Yaqub writes that the bilateral peace treaty between Israel and Egypt, though consummated during the presidency of Jimmy Carter, grew out of the Machiavellian diplomacy of a previous secretary of state, Henry Kissinger. The treaty, he argues, accomplished at least two things. To start, removing Egypt from the alliance of Arab actors that opposed Israel weakened the alliance and strengthened Israel. Then, it allowed Egyptian President Anwar Sadat to pivot from the Soviet Union to the U.S., giving the Americans a bigger footprint — and more influence — in the region. “[Kissinger] isn’t trying to resolve the conflict; he’s trying to manage it,” Yaqub said.

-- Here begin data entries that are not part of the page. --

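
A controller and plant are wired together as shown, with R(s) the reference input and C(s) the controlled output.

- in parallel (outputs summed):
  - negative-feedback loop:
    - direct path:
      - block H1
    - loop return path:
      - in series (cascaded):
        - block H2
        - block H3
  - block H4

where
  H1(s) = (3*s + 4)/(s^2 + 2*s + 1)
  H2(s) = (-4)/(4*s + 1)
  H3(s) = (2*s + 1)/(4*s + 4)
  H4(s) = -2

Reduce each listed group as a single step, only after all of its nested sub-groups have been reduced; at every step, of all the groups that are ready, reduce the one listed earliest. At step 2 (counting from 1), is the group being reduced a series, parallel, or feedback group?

Step 1: multiply H2, H3 (series)
Step 2: collapse the loop (H1 forward, (H2*H3) return)
Step 3: combine [H1/(1+H1*(H2*H3))], H4 in parallel
Step 2 collapses a feedback group.

Hence the answer: feedback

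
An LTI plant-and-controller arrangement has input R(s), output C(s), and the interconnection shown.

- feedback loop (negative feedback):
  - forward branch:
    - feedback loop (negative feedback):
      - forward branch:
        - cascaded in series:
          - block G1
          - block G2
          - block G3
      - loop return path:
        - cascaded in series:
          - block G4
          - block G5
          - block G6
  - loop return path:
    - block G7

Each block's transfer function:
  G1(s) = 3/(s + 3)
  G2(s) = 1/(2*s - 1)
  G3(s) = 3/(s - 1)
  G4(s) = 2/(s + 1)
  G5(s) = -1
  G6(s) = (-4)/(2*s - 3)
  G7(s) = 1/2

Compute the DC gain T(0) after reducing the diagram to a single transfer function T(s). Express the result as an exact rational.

(1) reduce the series chain G1, G2, G3 -> 9/(2*s^3 + 3*s^2 - 8*s + 3)
(2) multiply G4, G5, G6 (series) -> 8/(2*s^2 - s - 3)
(3) close the feedback loop around (G1*G2*G3), (G4*G5*G6) -> (18*s^2 - 9*s - 27)/(4*s^5 + 4*s^4 - 25*s^3 + 5*s^2 + 21*s + 63)
(4) reduce the feedback loop with forward [(G1*G2*G3)/(1+(G1*G2*G3)*(G4*G5*G6))] and return G7 -> (36*s^2 - 18*s - 54)/(8*s^5 + 8*s^4 - 50*s^3 + 28*s^2 + 33*s + 99)
DC gain: substitute s = 0 into T(s) from step 4: T(0) = -54/99 = -6/11.

Therefore the answer is -6/11.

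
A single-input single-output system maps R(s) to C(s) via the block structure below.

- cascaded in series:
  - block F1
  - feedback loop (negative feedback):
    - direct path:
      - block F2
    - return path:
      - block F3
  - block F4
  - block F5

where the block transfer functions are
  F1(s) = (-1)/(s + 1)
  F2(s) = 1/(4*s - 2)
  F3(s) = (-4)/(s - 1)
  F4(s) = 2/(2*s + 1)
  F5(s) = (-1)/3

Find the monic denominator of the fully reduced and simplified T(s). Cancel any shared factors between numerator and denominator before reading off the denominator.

The answer is s^4 - 9*s^2/4 - 3*s/2 - 1/4.

Reasoning:
1. reduce the feedback loop with forward F2 and return F3 gives (s - 1)/(4*s^2 - 6*s - 2)
2. cascade F1, [F2/(1+F2*F3)], F4, F5 gives (s - 1)/(12*s^4 - 27*s^2 - 18*s - 3)
The result of step 2 is T(s) in lowest terms. Its denominator has leading coefficient 12; dividing the denominator through by 12 makes it monic.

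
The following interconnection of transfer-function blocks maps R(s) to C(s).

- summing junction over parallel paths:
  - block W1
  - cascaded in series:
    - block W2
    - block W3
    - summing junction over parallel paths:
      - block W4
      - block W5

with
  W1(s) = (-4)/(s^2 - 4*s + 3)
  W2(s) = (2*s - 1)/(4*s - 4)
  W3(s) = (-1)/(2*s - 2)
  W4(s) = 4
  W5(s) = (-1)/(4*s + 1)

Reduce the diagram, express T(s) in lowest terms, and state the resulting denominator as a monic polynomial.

Step 1: sum the parallel branches W4, W5 = (16*s + 3)/(4*s + 1)
Step 2: combine W2, W3, (W4+W5) in series = (-32*s^2 + 10*s + 3)/(32*s^3 - 56*s^2 + 16*s + 8)
Step 3: combine W1, (W2*W3*(W4+W5)) in parallel = (-32*s^3 - 22*s^2 + 69*s + 23)/(32*s^4 - 152*s^3 + 184*s^2 - 40*s - 24)
Step 3 gives the fully reduced T(s), with no common factor left to cancel. The denominator's leading coefficient is 32, so divide each of its coefficients by 32 to get the monic form.

Hence the answer: s^4 - 19*s^3/4 + 23*s^2/4 - 5*s/4 - 3/4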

“Kissinger’s basic view, I think, was that the overall Arab-Israeli conflict was not something that could be resolved anytime soon, probably not in his lifetime,” Yaqub explained. “What he wanted to do instead was make the situation of Israel more secure in his view. He wanted to shield Israel from international pressure to conduct a full-scale withdrawal from all the territories it has occupied in the 1967 war. He basically agreed with the Israeli view that the borders Israel had prior to the ’67 war were indefensible, and Israeli security required some wider territory under Israeli government control.”

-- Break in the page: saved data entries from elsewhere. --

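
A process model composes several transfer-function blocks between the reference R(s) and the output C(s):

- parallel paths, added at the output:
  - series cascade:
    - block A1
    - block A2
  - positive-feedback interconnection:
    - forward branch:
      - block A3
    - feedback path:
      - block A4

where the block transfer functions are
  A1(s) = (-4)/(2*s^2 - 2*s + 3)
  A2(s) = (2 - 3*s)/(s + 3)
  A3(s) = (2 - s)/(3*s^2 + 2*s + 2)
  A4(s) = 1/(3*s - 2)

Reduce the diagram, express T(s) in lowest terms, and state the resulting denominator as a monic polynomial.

Answer: s^6 + 2*s^5 - 7*s^4/6 + 9*s^3/2 - 11*s^2/6 + 5*s/2 - 3

Working:
Step 1: cascade A1, A2: (12*s - 8)/(2*s^3 + 4*s^2 - 3*s + 9)
Step 2: apply the feedback formula to A3, A4: (-3*s^2 + 8*s - 4)/(9*s^3 + 3*s - 6)
Step 3: add (A1*A2), [A3/(1-A3*A4)] (parallel): (-6*s^5 + 112*s^4 - 39*s^3 - 31*s^2 - 12*s + 12)/(18*s^6 + 36*s^5 - 21*s^4 + 81*s^3 - 33*s^2 + 45*s - 54)
The result of step 3 is T(s) in lowest terms. Its denominator has leading coefficient 18; dividing the denominator through by 18 makes it monic.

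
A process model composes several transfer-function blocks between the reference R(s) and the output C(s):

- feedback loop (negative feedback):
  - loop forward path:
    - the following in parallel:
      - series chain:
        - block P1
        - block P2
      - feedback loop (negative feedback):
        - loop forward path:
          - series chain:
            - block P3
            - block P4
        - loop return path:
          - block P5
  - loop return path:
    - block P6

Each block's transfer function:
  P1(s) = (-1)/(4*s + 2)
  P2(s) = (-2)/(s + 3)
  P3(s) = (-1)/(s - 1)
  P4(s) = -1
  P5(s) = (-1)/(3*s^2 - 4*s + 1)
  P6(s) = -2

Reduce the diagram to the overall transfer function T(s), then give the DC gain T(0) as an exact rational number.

Step 1: combine P1, P2 in series: 1/(2*s^2 + 7*s + 3)
Step 2: reduce the series chain P3, P4: 1/(s - 1)
Step 3: reduce the feedback loop with forward (P3*P4) and return P5: (3*s^2 - 4*s + 1)/(3*s^3 - 7*s^2 + 5*s - 2)
Step 4: reduce the parallel group (P1*P2), [(P3*P4)/(1+(P3*P4)*P5)]: (6*s^4 + 16*s^3 - 24*s^2 + 1)/(6*s^5 + 7*s^4 - 30*s^3 + 10*s^2 + s - 6)
Step 5: apply the feedback formula to ((P1*P2)+[(P3*P4)/(1+(P3*P4)*P5)]), P6: (6*s^4 + 16*s^3 - 24*s^2 + 1)/(6*s^5 - 5*s^4 - 62*s^3 + 58*s^2 + s - 8)
The step-5 result is T(s). Setting s = 0: T(0) = 1/(-8) = -1/8.

Hence the answer: -1/8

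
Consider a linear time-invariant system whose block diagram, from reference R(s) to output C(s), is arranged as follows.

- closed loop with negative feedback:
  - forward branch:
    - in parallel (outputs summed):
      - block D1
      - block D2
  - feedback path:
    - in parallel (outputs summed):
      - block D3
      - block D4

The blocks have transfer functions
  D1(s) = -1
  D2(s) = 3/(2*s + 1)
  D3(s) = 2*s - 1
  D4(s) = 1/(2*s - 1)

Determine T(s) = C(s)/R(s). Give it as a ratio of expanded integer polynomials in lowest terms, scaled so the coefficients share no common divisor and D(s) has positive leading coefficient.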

The ’70s were also a time when Arab Americans rose to become influential activists and intellectuals, Yaqub said. Although people of Arab descent had been in the U.S. since the late 19th century, they were overwhelmingly Christian, and identified as Lebanese or Syrian American. But the end of the U.S. immigration quota system in the mid-1960s, which had favored western and northern Europeans, allowed Muslim Arabs from around the world to emigrate to America. “Arab American political activism really takes off after ’67, and becomes more and more prominent into the 1970s,” Yaqub noted.
The Arab oil embargo of the ’70s forced the American public to pay attention to the politics of Mideast and their consequences for U.S. consumers. And that, Yaqub said, gave Arab Americans the opportunity to talk about the issues. With the embargo, he said, “Suddenly millions of Americans are saying, ‘Hey, how come I can’t buy gas? What’s this all about?’ Arab Americans are able to say, ‘Aha! Yes, I’m glad you asked that question. Here’s my take on it.’ ”
For Arab Americans, the ’70s were also period of fluid identity, Yaqub said. Before the end of the ’60s, he explained, the dominant Christian Arabs were generally regarded as “white ethnics” — similar to other immigrants of Mediterranean or even southern European background — and largely assimilated into U.S. culture. Some of the later immigrants, however, were visibly less assimilated and seen as outsiders and not American. Yaqub grants there was deassimilation among some Arab Americans in the ’70s, but argues that it was also a period when “they became more sophisticated and experienced in navigating various elements of American political society — lobbying Congress, communicating with the media, establishing pockets of influence in various elements of the intelligentsia, especially academia.”